Dikutip dari pemberitaan media Selidik Kasus.com pada tanggal 09 Maret 2026 korban (S) melalui kuasa hukum juga memutuskan melaporkan para pelaku dugaan pemerasan yang dialami oleh warga Jambi tersebut ke pihak berwenang.
“Dalam laporan tersebut diajukan terlapor dengan bukti berupa 2 (dua) KTA wartawan yang digunakan dan diakui miliknya oleh pelaku saat peristiwa terjadi, 2 (dua) nomor seluler, dan setidaknya 3 (tiga) nama pemilik rekening penerima uang dari korban. Sesuai fakta perkara untuk sementara beberapa nama tersebut dengan berinisial YA, MR, DF dan pemilik rekening berinisial YOL, MUT dan AMP,” terang kuasa hukum korban (S)
Ia menambahkan bahwa selain itu kami menyerahkan bukti tambahan yakni 1 (satu) nomor seluler yang digunakan pelaku yang mengatasnamakan YA dan 1 (satu) nomor seluler yang digunakan pelaku yang mengaku DF, dan 1 (satu) formulir permohonan pencabutan berita dan beberapa bukti komunikasi chat para pelaku kepada korban saat melakukan tindakan,” tutupnya.
Kuasa Hukum korban (S) menyampaikan bahwa telah melakukan koordinasi kepada YA terkait kejadian tersebut dan menyampaikan bahwa tidak terlibat dalam peristiwa tersebut. Nama dan KTA saya digunakan oleh para pelaku untuk tindak kejahatan dan saya termasuk di korbankan. Namun tim kuasa hukum korban menyarankan kepada YA agar turut melaporkan pelaku yang diduga memalsukan atau mengatasnamakan identitas YA tersebut.

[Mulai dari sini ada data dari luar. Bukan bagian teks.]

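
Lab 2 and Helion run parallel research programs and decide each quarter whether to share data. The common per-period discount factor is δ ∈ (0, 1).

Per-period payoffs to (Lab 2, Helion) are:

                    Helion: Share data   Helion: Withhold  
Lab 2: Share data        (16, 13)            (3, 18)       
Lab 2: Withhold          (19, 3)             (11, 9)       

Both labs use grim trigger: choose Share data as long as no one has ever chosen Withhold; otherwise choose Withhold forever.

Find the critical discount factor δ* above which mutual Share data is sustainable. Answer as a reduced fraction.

Lab 2: cooperation gives 16 each period; deviation gives 19 once then 11 forever.
  16/(1−δ) ≥ 19 + 11δ/(1−δ) ⇒ δ ≥ 3/8.
Helion: cooperation gives 13 each period; deviation gives 18 once then 9 forever.
  δ ≥ 5/9.
Both must hold, so the binding constraint is Helion's: δ ≥ 5/9.

5/9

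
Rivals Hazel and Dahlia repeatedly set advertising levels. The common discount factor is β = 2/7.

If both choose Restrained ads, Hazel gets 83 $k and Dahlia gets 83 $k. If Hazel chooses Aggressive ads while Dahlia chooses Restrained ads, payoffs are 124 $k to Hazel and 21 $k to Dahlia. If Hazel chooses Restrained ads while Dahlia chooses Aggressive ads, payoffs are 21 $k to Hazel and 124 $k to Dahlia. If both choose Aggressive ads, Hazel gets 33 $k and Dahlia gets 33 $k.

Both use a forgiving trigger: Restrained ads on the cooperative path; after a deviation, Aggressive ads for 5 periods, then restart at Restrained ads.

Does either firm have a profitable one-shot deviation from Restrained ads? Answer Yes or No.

Yes

Comparing payoff streams over the 6 periods until play realigns: cooperate → 83(1+β+…+β^5); deviate → 124 + 33(β+…+β^5).
Cooperation is sustained iff (83−33)(β+…+β^5) ≥ 124−83.
β+…+β^5 = 2/7·(1−(2/7)^5)/(1−2/7) = 0.3992, and (124−83)/(83−33) = 0.8200.
0.3992 < 0.8200, so cooperation is not sustainable.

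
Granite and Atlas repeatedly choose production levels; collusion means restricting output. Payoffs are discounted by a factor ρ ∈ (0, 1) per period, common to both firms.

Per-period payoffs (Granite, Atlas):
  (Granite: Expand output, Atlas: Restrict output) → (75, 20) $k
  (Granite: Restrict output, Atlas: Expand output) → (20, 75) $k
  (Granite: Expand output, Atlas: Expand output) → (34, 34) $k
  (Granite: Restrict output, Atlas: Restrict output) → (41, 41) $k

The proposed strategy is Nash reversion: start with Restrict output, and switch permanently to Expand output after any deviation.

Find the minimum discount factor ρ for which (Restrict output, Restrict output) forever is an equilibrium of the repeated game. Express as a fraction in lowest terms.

Cooperation forever yields 41 each period: 41/(1−ρ).
Deviating yields 75 once, then 34 forever: 75 + 34ρ/(1−ρ).
No profitable deviation requires 41/(1−ρ) ≥ 75 + 34ρ/(1−ρ).
Multiplying by (1−ρ): 41 ≥ 75(1−ρ) + 34ρ = 75 − 41ρ.
So 41ρ ≥ 34, i.e. ρ ≥ 34/41.

34/41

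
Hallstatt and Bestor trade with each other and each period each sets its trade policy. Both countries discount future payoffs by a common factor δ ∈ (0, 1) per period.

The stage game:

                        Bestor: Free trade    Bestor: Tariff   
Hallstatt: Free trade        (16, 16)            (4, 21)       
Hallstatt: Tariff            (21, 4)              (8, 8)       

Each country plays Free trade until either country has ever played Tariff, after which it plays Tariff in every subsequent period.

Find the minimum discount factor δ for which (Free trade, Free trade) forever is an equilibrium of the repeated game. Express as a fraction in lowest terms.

5/13

Cooperation forever yields 16 each period: 16/(1−δ).
Deviating yields 21 once, then 8 forever: 21 + 8δ/(1−δ).
No profitable deviation requires 16/(1−δ) ≥ 21 + 8δ/(1−δ).
Multiplying by (1−δ): 16 ≥ 21(1−δ) + 8δ = 21 − 13δ.
So 13δ ≥ 5, i.e. δ ≥ 5/13.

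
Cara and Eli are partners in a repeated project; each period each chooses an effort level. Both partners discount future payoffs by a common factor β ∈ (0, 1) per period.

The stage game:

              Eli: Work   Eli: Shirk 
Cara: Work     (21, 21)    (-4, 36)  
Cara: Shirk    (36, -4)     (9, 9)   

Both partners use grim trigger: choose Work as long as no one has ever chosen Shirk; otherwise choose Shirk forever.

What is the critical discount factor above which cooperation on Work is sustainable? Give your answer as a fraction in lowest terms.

5/9

Under grim trigger the critical discount factor is (T−C)/(T−P) with T = 36, C = 21, P = 9.
β* = (36−21)/(36−9) = 15/27 = 5/9.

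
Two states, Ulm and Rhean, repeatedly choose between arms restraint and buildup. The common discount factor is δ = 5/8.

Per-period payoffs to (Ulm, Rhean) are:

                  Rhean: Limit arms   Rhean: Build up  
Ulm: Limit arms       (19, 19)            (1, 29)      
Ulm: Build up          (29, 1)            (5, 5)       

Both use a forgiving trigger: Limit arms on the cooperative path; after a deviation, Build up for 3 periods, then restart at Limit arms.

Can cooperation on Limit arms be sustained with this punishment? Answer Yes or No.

Yes

Comparing payoff streams over the 4 periods until play realigns: cooperate → 19(1+δ+…+δ^3); deviate → 29 + 5(δ+…+δ^3).
Cooperation is sustained iff (19−5)(δ+…+δ^3) ≥ 29−19.
δ+…+δ^3 = 5/8·(1−(5/8)^3)/(1−5/8) = 1.2598, and (29−19)/(19−5) = 0.7143.
1.2598 ≥ 0.7143, so cooperation is sustainable.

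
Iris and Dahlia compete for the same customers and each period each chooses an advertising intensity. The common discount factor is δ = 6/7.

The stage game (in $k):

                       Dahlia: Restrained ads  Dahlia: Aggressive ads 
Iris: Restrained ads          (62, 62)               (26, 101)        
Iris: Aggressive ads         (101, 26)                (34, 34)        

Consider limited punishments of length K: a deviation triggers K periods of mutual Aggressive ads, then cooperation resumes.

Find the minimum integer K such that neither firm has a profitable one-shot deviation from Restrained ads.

2

IC: δ(1−δ^K)/(1−δ) ≥ (101−62)/(62−34) = 39/28.
With δ = 6/7: need 1 − δ^K ≥ 39/28·(1−6/7)/(6/7), i.e. δ^K ≤ 0.7679.
Since (6/7)^1 = 0.8571 and (6/7)^2 = 0.7347, the smallest such K is 2.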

Mewakili YA mengimbau seluruh masyarakat untuk tidak mudah percaya kepada oknum yang mengaku wartawan yang melakukan konfirmasi dalam hal apa pun yang berujung pada pemerasan, baiknya di telusuri dulu keabsahannya melalui pimpinan redaksi media yang diakui, karena sedikit lengah rawan dimanfaatkan oleh pelaku kejahatan tersebut.

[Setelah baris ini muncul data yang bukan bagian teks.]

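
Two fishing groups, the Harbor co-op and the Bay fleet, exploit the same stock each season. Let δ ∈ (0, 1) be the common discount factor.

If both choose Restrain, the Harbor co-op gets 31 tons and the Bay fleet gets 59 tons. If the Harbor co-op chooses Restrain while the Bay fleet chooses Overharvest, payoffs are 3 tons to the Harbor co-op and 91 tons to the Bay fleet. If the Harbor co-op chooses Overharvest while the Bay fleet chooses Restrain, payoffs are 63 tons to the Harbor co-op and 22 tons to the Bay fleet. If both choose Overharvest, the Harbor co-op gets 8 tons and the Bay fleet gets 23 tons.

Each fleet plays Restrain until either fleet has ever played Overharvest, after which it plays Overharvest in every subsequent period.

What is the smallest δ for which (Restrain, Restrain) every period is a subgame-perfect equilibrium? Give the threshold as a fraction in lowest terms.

32/55

For the Harbor co-op: deviation gain 63−31 = 32, per-period punishment loss 31−8 = 23. IC gives δ ≥ 32/55.
For the Bay fleet: gain 32, loss 36 per period, so δ ≥ 32/68 = 8/17.
The tighter constraint is the Harbor co-op's, so cooperation needs δ ≥ 32/55.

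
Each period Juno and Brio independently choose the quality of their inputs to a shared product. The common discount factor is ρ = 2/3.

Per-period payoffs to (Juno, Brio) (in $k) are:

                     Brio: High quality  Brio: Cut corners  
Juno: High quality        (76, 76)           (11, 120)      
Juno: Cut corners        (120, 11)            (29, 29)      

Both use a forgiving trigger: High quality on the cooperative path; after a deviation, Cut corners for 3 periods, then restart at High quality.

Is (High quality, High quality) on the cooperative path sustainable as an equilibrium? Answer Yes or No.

Yes

A one-shot deviation gives 120 now, then 29 for 3 periods, then back to 76.
Gain from deviating: (120−76) today; loss: (76−29) in each of the next 3 periods.
No-deviation condition: (76−29)(ρ+…+ρ^3) ≥ 120−76, i.e. ρ+…+ρ^3 ≥ 44/47.
At ρ = 2/3: ρ+…+ρ^3 = 1.4074 ≥ 0.9362.
So cooperation is sustainable.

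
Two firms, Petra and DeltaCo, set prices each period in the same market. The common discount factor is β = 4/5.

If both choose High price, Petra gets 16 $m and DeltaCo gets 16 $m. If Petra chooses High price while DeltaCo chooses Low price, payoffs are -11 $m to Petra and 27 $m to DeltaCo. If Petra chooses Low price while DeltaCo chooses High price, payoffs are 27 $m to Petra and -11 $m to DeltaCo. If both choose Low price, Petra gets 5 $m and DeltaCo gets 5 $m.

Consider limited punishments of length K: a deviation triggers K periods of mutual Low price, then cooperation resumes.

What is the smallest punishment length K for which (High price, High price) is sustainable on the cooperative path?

2

No profitable deviation requires (16−5)(β+…+β^K) ≥ 27−16, i.e. β+…+β^K ≥ 1 ≈ 1.0000.
With β = 4/5, the partial sums are K=1: 0.8000, K=2: 1.4400.
K = 2 is the first length at which the sum reaches 1.0000.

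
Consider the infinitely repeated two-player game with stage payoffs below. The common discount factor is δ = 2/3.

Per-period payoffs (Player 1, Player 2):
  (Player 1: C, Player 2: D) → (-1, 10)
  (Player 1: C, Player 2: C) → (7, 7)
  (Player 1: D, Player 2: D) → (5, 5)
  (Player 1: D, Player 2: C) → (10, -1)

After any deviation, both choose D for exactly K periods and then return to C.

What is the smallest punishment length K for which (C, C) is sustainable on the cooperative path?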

“Kejahatan digital kini semakin canggih. Jangan mudah tergoda atau percaya dengan alasan tertentu. Data pribadi dan citra diri bisa jadi senjata bagi pelaku untuk melakukan pemerasan,” pungkasnya mengingatkan.
Di konfirmasi Kasi Humas Polres Nias Aipda Motivasi Gea, membenarkan Laporan Polisi YA telah diterima di SPKT dan sedang di dalami Unit Reskrim Polres Nias,” ungkap Kasi Humas vias WhatsApp.